RemoveSpecificWords is not functioning as expected
Hi! As the title says, the RemoveSpecificWords function does not work as I would expect it to. As an example, the following code
text = "he asked a helpful question"
stop_words = ['a', 'he']
print(jiwer.Compose([
jiwer.ToLowerCase(),
jiwer.RemoveMultipleSpaces(),
jiwer.Strip(),
jiwer.SentencesToListOfWords(),
jiwer.RemoveEmptyStrings(),
jiwer.RemovePunctuation(),
jiwer.RemoveSpecificWords(stop_words),
])(text))
returns
['', 'sked', '', 'lpful', 'question']
Is there a way to get this function recognize word boundaries? Thank you!
Change the order of the compose:
text = "he asked a helpful question"
stop_words = ['a', 'he']
print(jiwer.Compose([
jiwer.ToLowerCase(),
jiwer.Strip(),
jiwer.RemoveSpecificWords(stop_words),
jiwer.RemoveMultipleSpaces(),
jiwer.RemovePunctuation(),
jiwer.RemoveEmptyStrings(),
jiwer.SentencesToListOfWords(),
])(text))
Also, you might want to use SubstituteWords instead.
I have an issue with 'asked' becoming 'sked' when removing the word 'a' -- the order of operations doesn't change that.
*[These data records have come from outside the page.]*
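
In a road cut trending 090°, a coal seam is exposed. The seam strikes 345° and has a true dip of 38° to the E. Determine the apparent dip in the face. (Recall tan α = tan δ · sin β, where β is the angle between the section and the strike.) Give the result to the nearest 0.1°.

37.0°

The section lies 75° from the strike.
tan(apparent dip) = tan 38° · sin 75° = 0.7547
apparent dip = arctan 0.7547 = 37.04°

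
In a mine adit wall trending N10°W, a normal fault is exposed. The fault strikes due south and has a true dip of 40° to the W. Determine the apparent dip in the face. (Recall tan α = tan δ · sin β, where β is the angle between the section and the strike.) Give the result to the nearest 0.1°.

8.3°

Angle between strike (due south) and section (N10°W): β = 10°.
tan(apparent dip) = tan 40° · sin 10° = 0.1457
apparent dip = arctan 0.1457 = 8.29°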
One way to fix it is to split on a word delimiter, filter out words, and return joined string. Let me know if you're open to a PR to fix this.
I have an issue with
'asked'becoming'sked'when removing the word'a'-- the order of operations doesn't change that. One way to fix it is to split on a word delimiter, filter out words, and return joined string. Let me know if you're open to a PR to fix this.
Can you give a code example?
I have an issue with
'asked'becoming'sked'when removing the word'a'-- the order of operations doesn't change that. One way to fix it is to split on a word delimiter, filter out words, and return joined string. Let me know if you're open to a PR to fix this.Can you give a code example?
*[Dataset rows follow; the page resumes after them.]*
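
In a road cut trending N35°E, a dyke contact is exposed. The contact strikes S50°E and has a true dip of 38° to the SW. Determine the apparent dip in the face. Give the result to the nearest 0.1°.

Angle between strike (S50°E) and section (N35°E): β = 85°.
tan(apparent dip) = tan 38° · sin 85° = 0.7783
α = arctan(0.7783) = 37.89°

37.9°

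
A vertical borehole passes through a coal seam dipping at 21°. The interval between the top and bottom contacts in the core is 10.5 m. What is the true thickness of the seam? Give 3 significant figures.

True thickness t = h · cos(dip) = 10.5 × cos 21°
t = 10.5 × 0.9336 = 9.803 m

9.80 m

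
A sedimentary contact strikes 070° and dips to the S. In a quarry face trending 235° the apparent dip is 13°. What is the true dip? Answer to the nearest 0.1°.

β = acute angle between strike 070° and section 235° = 15°.
tan(true dip) = tan 13° / sin 15° = 0.8920
δ = arctan(0.8920) = 41.73°

41.7°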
Yes, it's the example you gave above.
def process_string(self, s: str):
for w in self.tokens_to_remove:
s = s.replace(w, self.replace_token)
return s
It should be regex exact match to remove, instead of removing partial of the strings
def process_string(self, s: str): for w in self.tokens_to_remove: s = s.replace(w, self.replace_token) return sIt should be regex exact match to remove, instead of removing partial of the strings
Exactly.
Currently, it removes all occurrences of given strings, INCLUDING AS SUBSTRINGS in other words. The example given in the top README doesn't produce the output stated there. It produces [' wesome', ' pple is not per', ''], not ["awesome", "apple is pear", ""]
Changing the order of other operations doesn't change the result.
This is clearly a bug.
A quick work around can be to use SubstituteWords, by calling it with a dictionary where unwanted words are mapped to empty string.
Thanks for spotting this! Should be fixed in the 2.5.0 release.